People forget that belonging to a tribe, club, or society can feel really good. But, paraphrasing Peter Gabriel, you can't be inside unless there is an outside where "the others" are.
You may not consider your friends and family who don't share your views "malevolent", but I am pretty sure at least some of them consider those who don't share their views "evil", "demonic", "ANTIFA", and so on. It doesn't matter if someone is "misguided" or "uninformed" if they're trying to kill you as a result of that. The outcome is the same.

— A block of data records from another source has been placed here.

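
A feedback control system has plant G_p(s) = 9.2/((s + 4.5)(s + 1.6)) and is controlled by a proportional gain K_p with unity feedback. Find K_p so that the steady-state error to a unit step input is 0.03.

K_p = 25.3

The loop is type 0, so e_ss(step) = 1/(1 + K_pos) with K_pos = K_p·G_p(0).
G_p(0) = 1.278. Require 1/(1 + K_p·1.278) = 0.03, so 1 + 1.278·K_p = 33.33.
K_p = (33.33 − 1)/1.278 = 25.3.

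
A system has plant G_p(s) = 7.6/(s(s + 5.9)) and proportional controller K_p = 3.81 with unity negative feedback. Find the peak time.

Closed-loop characteristic equation: s² + 5.9s + 28.96 = 0, so ω_n = 5.381 rad/s and ζ = 5.9/(2·5.381) = 0.5482.
Damped frequency ω_d = ω_n√(1−ζ²) = 4.5 rad/s, so peak time T_p = π/ω_d = 0.698 s.

T_p = 0.698 s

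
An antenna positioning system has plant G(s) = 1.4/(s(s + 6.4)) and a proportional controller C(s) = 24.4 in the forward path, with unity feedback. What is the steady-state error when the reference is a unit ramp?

0.187

The loop has one pole at the origin (type 1). Velocity error constant K_v = lim_{s→0} s·C(s)G(s) = 24.4·1.4/6.4 = 5.337.
Steady-state error to a unit ramp: e_ss = 1/K_v = 0.187.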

For me, the difference is about how you deal with difference. Can you accept it? Or are you compelled to make people conform? Yes, I'm aware of Popper's "paradox of tolerance", and I agree with him, but that already requires more nuance than at least half of the population possesses.
Some people say we live in "bubbles". I think another word for "bubble" is "community" -- and why would I want to be spending time with a bunch of people who keep screaming that I'm wrong and evil, etc.?
One thing about gatekeepers and somewhat restricted communication: to a large degree, it kept the crazies out. Now we put everything -- articles from the NYT, government communications, cat videos, memes from your racist friends, conspiracy theories from crazy relatives, and advertising in the same frames, with the same weights. It's no wonder everyone picks the truth that feels good to them.